SCUOLE DI SPECIALIZZAZIONE MEDICA: OSARE DI PIù

Il fatto che il Ministero della Salute abbia controfirmato il decreto del MIUR su un riordino delle scuole di specializzazione medica atteso da anni, è una notizia positiva. Finalmente, commenta Anaao Giovani, si pone rimedio, almeno in parte, all’errore di programmazione, uno dei tanti, commesso nel 2005. Un momento così tanto atteso dai giovani colleghi da sapere già di vecchio.

Ma le buone notizie finiscono qui. Non solo perché il riordino è ancora parziale, lasciando la durata di alcuni corsi ben al di sopra dello standard europeo, prolungando un parcheggio di cervelli funzionale alla moltiplicazione delle cattedre, sordo alle esigenze occupazionali dei giovani e indifferente di fronte alle carenze nei ranghi del Servizio Sanitario Nazionale. Ma, soprattutto, perché Miur e Salute comunicano, con segnali di fumo, al mondo intero che l’incremento di circa settecento contratti atteso, non si sa da quando, sia la risposta salvifica allo smottamento organizzativo e professionale della formazione medica. E che il sistema delle reti formative e dei crediti professionalizzanti sia il nuovo che avanza.

Svanito l’imbuto tra numero chiuso, non per il TAR, del corso di Laurea e numero di posti nelle scuole di specialità, riempito da migliaia di camici bianchi senza lavoro e senza formazione. Dissolta, come per incanto, la fastidiosa sensazione che i medici specializzandi siano la forza lavoro a basso costo necessaria alla effettuazione dei volumi di attività che consentono la sopravvivenza delle strutture a direzione universitaria.

Nel suo discorso di insediamento il presidente della Repubblica ha posto grande attenzione al disagio giovanile, inteso soprattutto in termini di mancata occupazione, e ha indicato "quella" una "mancanza" da superare.

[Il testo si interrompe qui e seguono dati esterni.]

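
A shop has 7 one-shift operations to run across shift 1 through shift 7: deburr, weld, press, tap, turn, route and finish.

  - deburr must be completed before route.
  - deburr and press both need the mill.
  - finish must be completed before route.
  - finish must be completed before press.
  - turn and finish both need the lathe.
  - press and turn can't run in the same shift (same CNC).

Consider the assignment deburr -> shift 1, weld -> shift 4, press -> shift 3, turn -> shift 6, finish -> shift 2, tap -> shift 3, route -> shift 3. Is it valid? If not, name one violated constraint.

press and turn can't run in the same shift (same CNC) — holds.
deburr and press both need the mill — holds.
deburr must be completed before route — holds.
finish must be completed before press — holds.
turn and finish both need the lathe — holds.
finish must be completed before route — holds.

Yes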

Chi condivide il suo messaggio dovrebbe evitare inutili demagogie e ammettere che la formazione medica richiede un serio cambiamento, di verso e di paradigma, come da tempo, non da soli, andiamo chiedendo.

Settecento contratti in più, senza neanche sapere da quando partono, sono certo meglio di niente ma ne occorrono almeno tremila in più per gli anni accademici a venire, da assegnare attraverso una graduatoria unica nazionale che ponga fine alla macchinosità di quella in essere. E, soprattutto, occorre un sistema formativo di stampo europeo che garantisca il diritto a completare l’iter formativo per tutti coloro che si laureano in Medicina, in un rapporto che sia di lavoro, sia pure finalizzato alla formazione per gli anni necessari.

Il Governo non esiti ad osare. Basta agli equilibrismi tra chi vuole fare il gattopardo e chi vuole lavoro decapitalizzato, da pagare al massimo ribasso. Proviamo a pensare ai giovani, che non meritano questo trattamento, ed al futuro della sanità pubblica.